311 tells on Baton Rouge
The biggest complaints residents send to City Hall are not glamorous. They are the daily irritations that make a place feel worn down.
The big picture: East Baton Rouge residents mostly use 311 to ask city-parish government to do the basics, consistently and well, a RedEye analysis shows.
By the numbers: In Baton Rouge’s all-time 311 dataset, garbage overwhelms everything else. There were nearly 560,000 garbage-related service requests across a decade, followed by recycling at 83,155, blighted properties at 72,421, street and traffic issues at 70,647, sewer and wastewater at 52,327 and drainage, flooding or holes at 49,901.

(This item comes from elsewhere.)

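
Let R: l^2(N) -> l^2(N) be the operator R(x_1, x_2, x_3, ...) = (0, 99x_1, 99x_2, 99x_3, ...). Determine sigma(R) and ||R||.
sigma(R) = closed disk {z in C : |z| ≤ 99}; ||R|| = 99

Note R = 99·U where U is the unit right shift (U x)_k = x_{k-1} (with x_0 := 0); so ||R|| = 99||U|| and sigma(R) = 99·sigma(U). ||R x||^2 = sum_{k≥1} |99x_k|^2 = 9801||x||^2, so ||R|| = 99 and sigma(R) ⊂ {|z| ≤ 99}. For any |lambda| < 99, the equation (R - lambda I) x = 0 forces x_1 = 0, then 99x_k = lambda x_{k+1} ⇒ x = 0, so R has no eigenvalues. But (R - lambda I) is not surjective for |lambda| < 99: solving (R - lambda I) x = e_1 would require x_n proportional to (lambda/99)^(-n), which is not in l^2. So every |lambda| < 99 lies in the residual spectrum. The boundary |lambda| = 99 is in the approximate point spectrum (the spectrum is closed). Hence sigma(R) is the closed disk of radius 99.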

The details: The most common requests are the problems that wear people down because they keep coming back: damaged garbage carts, missed woody-waste pickup, missed garbage service, missing garbage carts, missed hand-pile pickup and missed recycling service. Then come the headaches people see every day: tall grass, potholes, broken streetlights, trash on private property, drainage problems and sinkholes.
The mayor’s response: Sid Edwards has identified blight as a major problem, and his administration has moved faster on demolitions. It has also paid more attention to the smaller but persistent nuisances, including potholes.
The bottom line: Baton Rouge’s quality-of-life problem is not abstract. It is the steady sense that too many underlying problems go unsolved. When garbage, blight, potholes and drainage dominate the complaint list, the message is hard to miss: people are frustrated, and they want a city that works.